John’s first instrument was his voice as a child – now, nearing 30, he skilfully plays a number of instruments with bass guitar as his main choice. “My brother needed a bass player for his band when I was about ten, so like most bass guitarists in the world, that’s how I got into playing bass.”
“I had a lot of fun playing with my brother’s bands, he’s definitely a big influence on my own work. My sister played with us sometimes, too. She’s great on sax, and is a fantastic piano player as well.”
Music is a core trait of the Atterburys. “It runs in the family. My grandpa was a great musician, too. We used to have these folk nights when I was young, everyone would gather around at our home and play songs together. I guess it was influenced by 60s music. We’d mix traditional folk songs with The Beatles, Bob Dylan…The music of my parents’ generation.”
“It was really great. Dad would play guitar, my sister would be on sax, I’d play the bass and sometimes my dad’s friends would come over and jam with us. I also have a lot of friends passionate about music.”
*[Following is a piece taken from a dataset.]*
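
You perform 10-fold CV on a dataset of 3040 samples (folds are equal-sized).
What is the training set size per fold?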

Was the local music scene in East London an active one? “Not really, no. It is a very small city which wasn’t very rich music-wise. Culturally quite dry, I would say. We would play gigs but no one would show up.”
“In high school I opened up a club with some friends, it took off for a while. We would rent out a venue every two weeks or so and play there. Even if no one turned up, it was a lot of fun. It was so different to the music scene here, which is far more active and diverse. I guess that’s one of the main reasons I left for London.”
Leaving one East London for another, he was drawn to Goldsmiths for its creative reputation. “I basically wanted something more than an academic look on music. I don’t mean being technically good at guitar, I was never interested in anything like that.”
“Listening to different music and working with different people inspires me. The community at Goldsmiths has been really good for that. I wouldn’t have been able to do this back home.”
Seizing on the creative opportunities offered by London, he has become involved with musicians from around the world. He plays bass in Embers, a mellow indie-rock band he formed with some Goldsmiths classmates; their EP is out in the early autumn.
He is also is part of the Goldsmiths Choir: “The choir has been a really unique experience for me, sharing the stage with a large amount of people. We’re set to perform with The Matthew Herbert Big Band at Glastonbury. It’s kept me pretty busy.”
Busy is an understatement. When he isn’t rocking his Warwick bass on-stage or singing in a choir, he gives private music lessons and composes film scores. John is currently scoring an NHS documentary for sex workers in South Africa and a 13-minute short film. “I would love to get into film composition and scoring – so for my final project at Goldsmiths, I decided to do a short animation film about a mythical creature from Japanese folklore called baku, who eats bad dreams.”
John shows great creativity with his unique approach to composition and scoring; his talents as a music producer are just as impressive, judging from his work with experimental folk outfit Reigndear. Consisting of brothers Kent Dylan and Wesley Jay, they are also from East London.
“I’ve been friends with them since I was 14. I recorded them about a year and a half ago while I was visiting home in a tiny bedroom with a little microphone and a laptop. I came back to London and produced full songs with the recordings.’’
John’s animation piece, ‘baku’, will be shown at the Shunt Gallery on June 11 as part of Goldsmiths Electronic Music Studio’s showcase of student work.